Em 1775 S. Afonso escreveu um livro de teologia ascética intitulado Conduta admirável da Divina Providência (Nápoles, Editora Paci), em que da página 127 a página 157 abordou a questão do Discernimento dos Espíritos, no capítulo intitulado Conselhos de alívio e confidência para uma alma desolada. Colóquio entre Monsenhor o Autor e a Alma que pede conselho.
O Redentorista Padre Alfonso Amarante, em 2008, cuido da 10ª edição desta obra, com adaptação para a língua italiana corrente, publicada pela Shalom Editora de Camerata Picena na província de Ancona [1].
No presente artigo resumo o conteúdo da obra afonsiana e convido o leitor a estudar e meditar o próprio texto do Santo Doutor da Igreja.
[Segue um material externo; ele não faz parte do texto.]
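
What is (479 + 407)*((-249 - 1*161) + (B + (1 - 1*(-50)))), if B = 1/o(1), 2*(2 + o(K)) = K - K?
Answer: -318517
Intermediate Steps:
o(K) = -2 (o(K) = -2 + (K - K)/2 = -2 + (½)*0 = -2 + 0 = -2)
B = -½ (B = 1/(-2) = -½ ≈ -0.50000)
(479 + 407)*((-249 - 1*161) + (B + (1 - 1*(-50)))) = (479 + 407)*((-249 - 1*161) + (-½ + (1 - 1*(-50)))) = 886*((-249 - 161) + (-½ + (1 + 50))) = 886*(-410 + (-½ + 51)) = 886*(-410 + 101/2) = 886*(-719/2) = -318517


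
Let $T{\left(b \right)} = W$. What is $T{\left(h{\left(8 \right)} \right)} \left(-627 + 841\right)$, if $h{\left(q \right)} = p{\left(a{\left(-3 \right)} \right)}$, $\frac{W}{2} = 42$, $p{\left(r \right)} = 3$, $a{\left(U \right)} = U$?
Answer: $17976$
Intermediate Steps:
$W = 84$ ($W = 2 \cdot 42 = 84$)
$h{\left(q \right)} = 3$
$T{\left(b \right)} = 84$
$T{\left(h{\left(8 \right)} \right)} \left(-627 + 841\right) = 84 \left(-627 + 841\right) = 84 \cdot 214 = 17976$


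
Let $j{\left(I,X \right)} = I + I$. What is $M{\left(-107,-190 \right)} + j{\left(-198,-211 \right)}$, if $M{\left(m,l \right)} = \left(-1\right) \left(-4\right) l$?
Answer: $-1156$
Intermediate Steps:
$j{\left(I,X \right)} = 2 I$
$M{\left(m,l \right)} = 4 l$
$M{\left(-107,-190 \right)} + j{\left(-198,-211 \right)} = 4 \left(-190\right) + 2 \left(-198\right) = -760 - 396 = -1156$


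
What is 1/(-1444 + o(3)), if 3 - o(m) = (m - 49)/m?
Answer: -3/4277 ≈ -0.00070143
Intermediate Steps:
o(m) = 3 - (-49 + m)/m (o(m) = 3 - (m - 49)/m = 3 - (-49 + m)/m)
1/(-1444 + o(3)) = 1/(-1444 + (2 + 49/3)) = 1/(-1444 + 55/3) = 1/(-4277/3) = -3/4277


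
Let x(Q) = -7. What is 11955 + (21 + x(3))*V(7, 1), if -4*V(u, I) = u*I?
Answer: 23861/2 ≈ 11931.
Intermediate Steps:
V(u, I) = -I*u/4 (V(u, I) = -u*I/4 = -I*u/4)
11955 + (21 + x(3))*V(7, 1) = 11955 + (21 - 7)*(-1/4*1*7) = 11955 + 14*(-7/4) = 11955 - 49/2 = 23861/2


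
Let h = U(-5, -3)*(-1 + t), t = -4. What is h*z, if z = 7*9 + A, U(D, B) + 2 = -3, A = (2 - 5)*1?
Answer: 1500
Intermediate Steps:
A = -3 (A = -3*1 = -3)
U(D, B) = -5 (U(D, B) = -2 - 3 = -5)
z = 60 (z = 7*9 - 3 = 63 - 3 = 60)
h = 25 (h = -5*(-1 - 4) = -5*(-5) = 25)
h*z = 25*60 = 1500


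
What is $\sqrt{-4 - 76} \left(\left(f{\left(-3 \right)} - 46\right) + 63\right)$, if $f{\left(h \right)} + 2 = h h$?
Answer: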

A partir de um alegado estado de falência espiritual de uma alma desolada S. Afonso ensina as várias etapas da verdadeira conversão interior e do renascimento espiritual. Segundo o Santo as penas maiores dos homens não são aquelas materiais e físicas, mas as tentações e as desolações de espírito. A tentação é um incitamento ao mal, que vem do demônio, da nossa natureza (ferida pelo pecado original) ou do mundo, colocando nos em perigo de perder a graça santificante. A desolação espiritual é um estado de ânimo em que se considera ter perdido a graça de Deus e de ter sido abandonado pelo Senhor. A aridez sensível é menos grave que a desolação espiritual porque nela não se sentem mais as consolações espirituais, que aliviam a natureza sensível da alma pia. Muitos Santos trataram destes temas (aridez, desolação) com terminologias diversas (por exemplo S. Francisco de Sales na Filotéia ou Introdução a vida devota as chama aridez e desolações como S. Inácio nos seus Exercícios Espirituais e como S. Afonso no presente tratado; S. João da Cruz na obra Noite Escura as chama de “noite dos sentidos e noite do espírito”), mas a realidade significada é a mesma: a noite dos sentidos corresponde a aridez e a noite do espírito a desolação [2].
O texto de S. Afonso
O Santo Doutor distingue a aridez voluntária daquela involuntária. A primeira advém quando a pessoa que a prova comete pecados veniais deliberados e voluntários e não busca de se corrigir. Esta mais que aridez voluntária deveria ser chamada de tepidez. A aridez verdadeira e própria é aquela involuntária que se experimenta quando a pessoa busca santificar-se, cuida para não cometer pecados propositalmente deliberados, reza assiduamente, frequenta os sacramentos, mas apesar de tudo sente a aridez de espírito.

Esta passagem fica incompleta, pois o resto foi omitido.